SEMPRE in Russia, dopo le dimissioni in solidarietà con l’Ucraina di Elena Kovalskaja, direttrice del Teatro Meyer di Mosca e il messaggio contro la guerra del popolare conduttore televisivo Ivan Urgant – presentatore, tra l’altro, della parodia di capodanno in italiano Ciao! – il cui programma sul primo canale è stato sospeso da tre gioni, è l’animazione a schierarsi attraverso un appello pubblicato su Novaya Gazeta, il giornale d’opposizione diretto dal Premio Nobel per la pace Dmitrij Muratov. La lettera è firmata da 370 registi, produttori, sceneggiatori, tra cui l’animatore russo di 101 anni Leonid Shvartsman – spesso lodato anche da Putin, l’ultima volta lo scorso anno per le sue cento candeline – noto per aver animato l’iconico personaggio russo Cheburashka; il regista 80enne Youry Norstein, autore di grandi film d’animazione come L’airone e la gru (1974) e Il riccio nella nebbia (1975); gli animatori Andrey Krzhanovsky, Garry Bardin, Konstantin Bronzit (due volte nominato all’Oscar per i suoi cortometraggi). La lettera collettiva si intitola Non per uccidere, non per distruggere. Per unire e recita: «Siamo convinti che la guerra non porti altro che morte, dolore e distruzione. E nulla può giustificarlo. La comunità di animazione dell’Ucraina e della Russia è una e inseparabile: lavoriamo insieme, guardiamo i film gli uni degli altri da molti anni. E oggi i nostri figli, fratelli, vengono mandati a uccidere quelli con cui hanno recentemente giocato nello stesso cortile e guardato gli stessi cartoni animati. L’animazione – e l’arte in generale – è sempre stata intrisa di uno spirito contrario alla guerra. Crediamo che le azioni militari di oggi siano dirette non solo contro i nostri amici e colleghi ucraini, ma contro l’umanità nel suo insieme». Anche le istituzioni culturali europee stanno facendo la loro parte, il museo Maxxi di Roma ha annunciato che devolverà gli incassi di oggi e di domenica prossima al fondo di solidarietà costituito da Unhcr, Unicef e Croce Rossa per l’emergenza umanitaria in Ucraina.

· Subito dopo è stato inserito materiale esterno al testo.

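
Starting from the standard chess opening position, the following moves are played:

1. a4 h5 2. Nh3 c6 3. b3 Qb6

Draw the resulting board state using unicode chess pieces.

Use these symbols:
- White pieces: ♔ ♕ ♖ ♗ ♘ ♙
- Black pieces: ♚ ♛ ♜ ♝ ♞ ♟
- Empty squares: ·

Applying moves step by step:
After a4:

♜ ♞ ♝ ♛ ♚ ♝ ♞ ♜
♟ ♟ ♟ ♟ ♟ ♟ ♟ ♟
· · · · · · · ·
· · · · · · · ·
♙ · · · · · · ·
· · · · · · · ·
· ♙ ♙ ♙ ♙ ♙ ♙ ♙
♖ ♘ ♗ ♕ ♔ ♗ ♘ ♖


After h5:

♜ ♞ ♝ ♛ ♚ ♝ ♞ ♜
♟ ♟ ♟ ♟ ♟ ♟ ♟ ·
· · · · · · · ·
· · · · · · · ♟
♙ · · · · · · ·
· · · · · · · ·
· ♙ ♙ ♙ ♙ ♙ ♙ ♙
♖ ♘ ♗ ♕ ♔ ♗ ♘ ♖


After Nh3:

♜ ♞ ♝ ♛ ♚ ♝ ♞ ♜
♟ ♟ ♟ ♟ ♟ ♟ ♟ ·
· · · · · · · ·
· · · · · · · ♟
♙ · · · · · · ·
· · · · · · · ♘
· ♙ ♙ ♙ ♙ ♙ ♙ ♙
♖ ♘ ♗ ♕ ♔ ♗ · ♖


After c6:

♜ ♞ ♝ ♛ ♚ ♝ ♞ ♜
♟ ♟ · ♟ ♟ ♟ ♟ ·
· · ♟ · · · · ·
· · · · · · · ♟
♙ · · · · · · ·
· · · · · · · ♘
· ♙ ♙ ♙ ♙ ♙ ♙ ♙
♖ ♘ ♗ ♕ ♔ ♗ · ♖


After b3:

♜ ♞ ♝ ♛ ♚ ♝ ♞ ♜
♟ ♟ · ♟ ♟ ♟ ♟ ·
· · ♟ · · · · ·
· · · · · · · ♟
♙ · · · · · · ·
· ♙ · · · · · ♘
· · ♙ ♙ ♙ ♙ ♙ ♙
♖ ♘ ♗ ♕ ♔ ♗ · ♖


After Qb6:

♜ ♞ ♝ · ♚ ♝ ♞ ♜
♟ ♟ · ♟ ♟ ♟ ♟ ·
· ♛ ♟ · · · · ·
· · · · · · · ♟
♙ · · · · · · ·
· ♙ · · · · · ♘
· · ♙ ♙ ♙ ♙ ♙ ♙
♖ ♘ ♗ ♕ ♔ ♗ · ♖



  a b c d e f g h
  ─────────────────
8│♜ ♞ ♝ · ♚ ♝ ♞ ♜│8
7│♟ ♟ · ♟ ♟ ♟ ♟ ·│7
6│· ♛ ♟ · · · · ·│6
5│· · · · · · · ♟│5
4│♙ · · · · · · ·│4
3│· ♙ · · · · · ♘│3
2│· · ♙ ♙ ♙ ♙ ♙ ♙│2
1│♖ ♘ ♗ ♕ ♔ ♗ · ♖│1
  ─────────────────
  a b c d e f g h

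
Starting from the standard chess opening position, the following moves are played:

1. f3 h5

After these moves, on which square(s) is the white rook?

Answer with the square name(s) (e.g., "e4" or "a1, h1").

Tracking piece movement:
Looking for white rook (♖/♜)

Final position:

  a b c d e f g h
  ─────────────────
8│♜ ♞ ♝ ♛ ♚ ♝ ♞ ♜│8
7│♟ ♟ ♟ ♟ ♟ ♟ ♟ ·│7
6│· · · · · · · ·│6
5│· · · · · · · ♟│5
4│· · · · · · · ·│4
3│· · · · · ♙ · ·│3
2│♙ ♙ ♙ ♙ ♙ · ♙ ♙│2
1│♖ ♘ ♗ ♕ ♔ ♗ ♘ ♖│1
  ─────────────────
  a b c d e f g h


a1, h1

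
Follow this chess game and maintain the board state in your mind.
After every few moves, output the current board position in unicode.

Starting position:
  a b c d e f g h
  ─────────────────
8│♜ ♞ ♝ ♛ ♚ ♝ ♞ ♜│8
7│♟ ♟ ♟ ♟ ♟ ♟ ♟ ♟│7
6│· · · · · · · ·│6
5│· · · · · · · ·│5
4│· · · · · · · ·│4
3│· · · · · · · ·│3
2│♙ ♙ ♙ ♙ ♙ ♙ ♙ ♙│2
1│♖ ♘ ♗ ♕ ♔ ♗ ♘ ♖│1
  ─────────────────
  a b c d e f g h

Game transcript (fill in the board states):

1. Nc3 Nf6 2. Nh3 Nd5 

  a b c d e f g h
  ─────────────────
8│♜ ♞ ♝ ♛ ♚ ♝ · ♜│8
7│♟ ♟ ♟ ♟ ♟ ♟ ♟ ♟│7
6│· · · · · · · ·│6
5│· · · ♞ · · · ·│5
4│· · · · · · · ·│4
3│· · ♘ · · · · ♘│3
2│♙ ♙ ♙ ♙ ♙ ♙ ♙ ♙│2
1│♖ · ♗ ♕ ♔ ♗ · ♖│1
  ─────────────────
  a b c d e f g h

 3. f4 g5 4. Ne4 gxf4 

  a b c d e f g h
  ─────────────────
8│♜ ♞ ♝ ♛ ♚ ♝ · ♜│8
7│♟ ♟ ♟ ♟ ♟ ♟ · ♟│7
6│· · · · · · · ·│6
5│· · · ♞ · · · ·│5
4│· · · · ♘ ♟ · ·│4
3│· · · · · · · ♘│3
2│♙ ♙ ♙ ♙ ♙ · ♙ ♙│2
1│♖ · ♗ ♕ ♔ ♗ · ♖│1
  ─────────────────
  a b c d e f g h

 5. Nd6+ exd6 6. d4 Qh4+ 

  a b c d e f g h
  ─────────────────
8│♜ ♞ ♝ · ♚ ♝ · ♜│8
7│♟ ♟ ♟ ♟ · ♟ · ♟│7
6│· · · ♟ · · · ·│6
5│· · · ♞ · · · ·│5
4│· · · ♙ · ♟ · ♛│4
3│· · · · · · · ♘│3
2│♙ ♙ ♙ · ♙ · ♙ ♙│2
1│♖ · ♗ ♕ ♔ ♗ · ♖│1
  ─────────────────
  a b c d e f g h

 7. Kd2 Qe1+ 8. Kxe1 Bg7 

  a b c d e f g h
  ─────────────────
8│♜ ♞ ♝ · ♚ · · ♜│8
7│♟ ♟ ♟ ♟ · ♟ ♝ ♟│7
6│· · · ♟ · · · ·│6
5│· · · ♞ · · · ·│5
4│· · · ♙ · ♟ · ·│4
3│· · · · · · · ♘│3
2│♙ ♙ ♙ · ♙ · ♙ ♙│2
1│♖ · ♗ ♕ ♔ ♗ · ♖│1
  ─────────────────
  a b c d e f g h

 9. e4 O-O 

  a b c d e f g h
  ─────────────────
8│♜ ♞ ♝ · · ♜ ♚ ·│8
7│♟ ♟ ♟ ♟ · ♟ ♝ ♟│7
6│· · · ♟ · · · ·│6
5│· · · ♞ · · · ·│5
4│· · · ♙ ♙ ♟ · ·│4
3│· · · · · · · ♘│3
2│♙ ♙ ♙ · · · ♙ ♙│2
1│♖ · ♗ ♕ ♔ ♗ · ♖│1
  ─────────────────
  a b c d e f g h


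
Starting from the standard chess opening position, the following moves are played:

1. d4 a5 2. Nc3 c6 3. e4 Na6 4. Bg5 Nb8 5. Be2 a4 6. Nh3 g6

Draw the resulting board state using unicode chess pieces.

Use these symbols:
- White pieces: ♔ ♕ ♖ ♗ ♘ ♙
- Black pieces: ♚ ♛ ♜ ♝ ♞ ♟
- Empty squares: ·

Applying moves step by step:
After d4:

♜ ♞ ♝ ♛ ♚ ♝ ♞ ♜
♟ ♟ ♟ ♟ ♟ ♟ ♟ ♟
· · · · · · · ·
· · · · · · · ·
· · · ♙ · · · ·
· · · · · · · ·
♙ ♙ ♙ · ♙ ♙ ♙ ♙
♖ ♘ ♗ ♕ ♔ ♗ ♘ ♖


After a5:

♜ ♞ ♝ ♛ ♚ ♝ ♞ ♜
· ♟ ♟ ♟ ♟ ♟ ♟ ♟
· · · · · · · ·
♟ · · · · · · ·
· · · ♙ · · · ·
· · · · · · · ·
♙ ♙ ♙ · ♙ ♙ ♙ ♙
♖ ♘ ♗ ♕ ♔ ♗ ♘ ♖


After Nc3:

♜ ♞ ♝ ♛ ♚ ♝ ♞ ♜
· ♟ ♟ ♟ ♟ ♟ ♟ ♟
· · · · · · · ·
♟ · · · · · · ·
· · · ♙ · · · ·
· · ♘ · · · · ·
♙ ♙ ♙ · ♙ ♙ ♙ ♙
♖ · ♗ ♕ ♔ ♗ ♘ ♖


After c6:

♜ ♞ ♝ ♛ ♚ ♝ ♞ ♜
· ♟ · ♟ ♟ ♟ ♟ ♟
· · ♟ · · · · ·
♟ · · · · · · ·
· · · ♙ · · · ·
· · ♘ · · · · ·
♙ ♙ ♙ · ♙ ♙ ♙ ♙
♖ · ♗ ♕ ♔ ♗ ♘ ♖


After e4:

♜ ♞ ♝ ♛ ♚ ♝ ♞ ♜
· ♟ · ♟ ♟ ♟ ♟ ♟
· · ♟ · · · · ·
♟ · · · · · · ·
· · · ♙ ♙ · · ·
· · ♘ · · · · ·
♙ ♙ ♙ · · ♙ ♙ ♙
♖ · ♗ ♕ ♔ ♗ ♘ ♖


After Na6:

♜ · ♝ ♛ ♚ ♝ ♞ ♜
· ♟ · ♟ ♟ ♟ ♟ ♟
♞ · ♟ · · · · ·
♟ · · · · · · ·
· · · ♙ ♙ · · ·
· · ♘ · · · · ·
♙ ♙ ♙ · · ♙ ♙ ♙
♖ · ♗ ♕ ♔ ♗ ♘ ♖


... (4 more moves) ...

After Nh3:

♜ ♞ ♝ ♛ ♚ ♝ ♞ ♜
· ♟ · ♟ ♟ ♟ ♟ ♟
· · ♟ · · · · ·
· · · · · · ♗ ·
♟ · · ♙ ♙ · · ·
· · ♘ · · · · ♘
♙ ♙ ♙ · ♗ ♙ ♙ ♙
♖ · · ♕ ♔ · · ♖


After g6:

♜ ♞ ♝ ♛ ♚ ♝ ♞ ♜
· ♟ · ♟ ♟ ♟ · ♟
· · ♟ · · · ♟ ·
· · · · · · ♗ ·
♟ · · ♙ ♙ · · ·
· · ♘ · · · · ♘
♙ ♙ ♙ · ♗ ♙ ♙ ♙
♖ · · ♕ ♔ · · ♖



  a b c d e f g h
  ─────────────────
8│♜ ♞ ♝ ♛ ♚ ♝ ♞ ♜│8
7│· ♟ · ♟ ♟ ♟ · ♟│7
6│· · ♟ · · · ♟ ·│6
5│· · · · · · ♗ ·│5
4│♟ · · ♙ ♙ · · ·│4
3│· · ♘ · · · · ♘│3
2│♙ ♙ ♙ · ♗ ♙ ♙ ♙│2
1│♖ · · ♕ ♔ · · ♖│1
  ─────────────────
  a b c d e f g h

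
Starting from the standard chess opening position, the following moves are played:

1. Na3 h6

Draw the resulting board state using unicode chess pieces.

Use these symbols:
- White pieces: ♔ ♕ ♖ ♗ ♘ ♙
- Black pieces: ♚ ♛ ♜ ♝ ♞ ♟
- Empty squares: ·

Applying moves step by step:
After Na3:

♜ ♞ ♝ ♛ ♚ ♝ ♞ ♜
♟ ♟ ♟ ♟ ♟ ♟ ♟ ♟
· · · · · · · ·
· · · · · · · ·
· · · · · · · ·
♘ · · · · · · ·
♙ ♙ ♙ ♙ ♙ ♙ ♙ ♙
♖ · ♗ ♕ ♔ ♗ ♘ ♖


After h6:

♜ ♞ ♝ ♛ ♚ ♝ ♞ ♜
♟ ♟ ♟ ♟ ♟ ♟ ♟ ·
· · · · · · · ♟
· · · · · · · ·
· · · · · · · ·
♘ · · · · · · ·
♙ ♙ ♙ ♙ ♙ ♙ ♙ ♙
♖ · ♗ ♕ ♔ ♗ ♘ ♖



  a b c d e f g h
  ─────────────────
8│♜ ♞ ♝ ♛ ♚ ♝ ♞ ♜│8
7│♟ ♟ ♟ ♟ ♟ ♟ ♟ ·│7
6│· · · · · · · ♟│6
5│· · · · · · · ·│5
4│· · · · · · · ·│4
3│♘ · · · · · · ·│3
2│♙ ♙ ♙ ♙ ♙ ♙ ♙ ♙│2
1│♖ · ♗ ♕ ♔ ♗ ♘ ♖│1
  ─────────────────
  a b c d e f g h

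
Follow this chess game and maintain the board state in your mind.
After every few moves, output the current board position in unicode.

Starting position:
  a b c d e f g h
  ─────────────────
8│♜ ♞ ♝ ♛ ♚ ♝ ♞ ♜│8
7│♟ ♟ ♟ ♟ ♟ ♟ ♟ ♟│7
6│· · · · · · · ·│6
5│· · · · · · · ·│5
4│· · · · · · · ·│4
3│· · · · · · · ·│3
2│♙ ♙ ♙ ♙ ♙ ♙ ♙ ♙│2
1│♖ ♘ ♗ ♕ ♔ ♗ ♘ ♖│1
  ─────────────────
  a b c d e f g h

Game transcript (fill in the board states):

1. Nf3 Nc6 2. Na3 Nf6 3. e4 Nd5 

  a b c d e f g h
  ─────────────────
8│♜ · ♝ ♛ ♚ ♝ · ♜│8
7│♟ ♟ ♟ ♟ ♟ ♟ ♟ ♟│7
6│· · ♞ · · · · ·│6
5│· · · ♞ · · · ·│5
4│· · · · ♙ · · ·│4
3│♘ · · · · ♘ · ·│3
2│♙ ♙ ♙ ♙ · ♙ ♙ ♙│2
1│♖ · ♗ ♕ ♔ ♗ · ♖│1
  ─────────────────
  a b c d e f g h

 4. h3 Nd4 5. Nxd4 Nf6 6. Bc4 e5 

  a b c d e f g h
  ─────────────────
8│♜ · ♝ ♛ ♚ ♝ · ♜│8
7│♟ ♟ ♟ ♟ · ♟ ♟ ♟│7
6│· · · · · ♞ · ·│6
5│· · · · ♟ · · ·│5
4│· · ♗ ♘ ♙ · · ·│4
3│♘ · · · · · · ♙│3
2│♙ ♙ ♙ ♙ · ♙ ♙ ·│2
1│♖ · ♗ ♕ ♔ · · ♖│1
  ─────────────────
  a b c d e f g h

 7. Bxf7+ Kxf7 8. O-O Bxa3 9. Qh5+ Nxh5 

  a b c d e f g h
  ─────────────────
8│♜ · ♝ ♛ · · · ♜│8
7│♟ ♟ ♟ ♟ · ♚ ♟ ♟│7
6│· · · · · · · ·│6
5│· · · · ♟ · · ♞│5
4│· · · ♘ ♙ · · ·│4
3│♝ · · · · · · ♙│3
2│♙ ♙ ♙ ♙ · ♙ ♙ ·│2
1│♖ · ♗ · · ♖ ♔ ·│1
  ─────────────────
  a b c d e f g h

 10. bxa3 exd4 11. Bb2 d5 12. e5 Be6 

  a b c d e f g h
  ─────────────────
8│♜ · · ♛ · · · ♜│8
7│♟ ♟ ♟ · · ♚ ♟ ♟│7
6│· · · · ♝ · · ·│6
5│· · · ♟ ♙ · · ♞│5
4│· · · ♟ · · · ·│4
3│♙ · · · · · · ♙│3
2│♙ ♗ ♙ ♙ · ♙ ♙ ·│2
1│♖ · · · · ♖ ♔ ·│1
  ─────────────────
  a b c d e f g h

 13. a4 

  a b c d e f g h
  ─────────────────
8│♜ · · ♛ · · · ♜│8
7│♟ ♟ ♟ · · ♚ ♟ ♟│7
6│· · · · ♝ · · ·│6
5│· · · ♟ ♙ · · ♞│5
4│♙ · · ♟ · · · ·│4
3│· · · · · · · ♙│3
2│♙ ♗ ♙ ♙ · ♙ ♙ ·│2
1│♖ · · · · ♖ ♔ ·│1
  ─────────────────
  a b c d e f g h


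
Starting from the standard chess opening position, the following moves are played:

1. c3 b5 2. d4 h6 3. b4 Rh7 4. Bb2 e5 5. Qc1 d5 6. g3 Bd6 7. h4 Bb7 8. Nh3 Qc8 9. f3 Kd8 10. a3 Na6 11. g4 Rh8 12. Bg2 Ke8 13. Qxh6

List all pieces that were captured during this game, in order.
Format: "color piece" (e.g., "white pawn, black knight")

Tracking captures:
  Qxh6: captured black pawn

black pawn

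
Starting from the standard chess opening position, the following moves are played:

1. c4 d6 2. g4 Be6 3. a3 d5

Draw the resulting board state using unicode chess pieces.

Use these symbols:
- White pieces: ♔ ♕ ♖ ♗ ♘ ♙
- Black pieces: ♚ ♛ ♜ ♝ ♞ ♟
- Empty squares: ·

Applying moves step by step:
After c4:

♜ ♞ ♝ ♛ ♚ ♝ ♞ ♜
♟ ♟ ♟ ♟ ♟ ♟ ♟ ♟
· · · · · · · ·
· · · · · · · ·
· · ♙ · · · · ·
· · · · · · · ·
♙ ♙ · ♙ ♙ ♙ ♙ ♙
♖ ♘ ♗ ♕ ♔ ♗ ♘ ♖


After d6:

♜ ♞ ♝ ♛ ♚ ♝ ♞ ♜
♟ ♟ ♟ · ♟ ♟ ♟ ♟
· · · ♟ · · · ·
· · · · · · · ·
· · ♙ · · · · ·
· · · · · · · ·
♙ ♙ · ♙ ♙ ♙ ♙ ♙
♖ ♘ ♗ ♕ ♔ ♗ ♘ ♖


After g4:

♜ ♞ ♝ ♛ ♚ ♝ ♞ ♜
♟ ♟ ♟ · ♟ ♟ ♟ ♟
· · · ♟ · · · ·
· · · · · · · ·
· · ♙ · · · ♙ ·
· · · · · · · ·
♙ ♙ · ♙ ♙ ♙ · ♙
♖ ♘ ♗ ♕ ♔ ♗ ♘ ♖


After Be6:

♜ ♞ · ♛ ♚ ♝ ♞ ♜
♟ ♟ ♟ · ♟ ♟ ♟ ♟
· · · ♟ ♝ · · ·
· · · · · · · ·
· · ♙ · · · ♙ ·
· · · · · · · ·
♙ ♙ · ♙ ♙ ♙ · ♙
♖ ♘ ♗ ♕ ♔ ♗ ♘ ♖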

UN’ALTRA lettera, indirizzata stavolta agli artisti, è stata firmata dai direttori e dalle direttrici dei maggiori teatri francesi, e recita: «Di fronte all’urgenza e ai pericoli che corrono gli artisti costretti a fuggire dalla guerra siamo pronti a mobilitarci, ad aiutare ad accoglierli in Francia affinché possano continuare la loro attività e preservare così la libera espressione della cultura ucraina». Da Kiev arriva invece la voce di Sean Penn, dove l’attore e regista era già stato lo scorso novembre per lavorare ad un documentario sulla situazione del Paese, ed è proprio per filmare l’intervento militare russo che Penn è sul campo in questi giorni. Il presidente ucraino Zelensky ha pubblicato sui suoi social un video in cui i due conversano insieme, l’attore ha poi rilasciato una dichiarazione dal tono patriottico, indirizzata in particolar modo ai connazionali statunitensi: «Il presidente Zelensky e il popolo ucraino sono emersi come simboli storici di coraggio. Se gli permettiamo di combattere da soli, la nostra anima come America è perduta».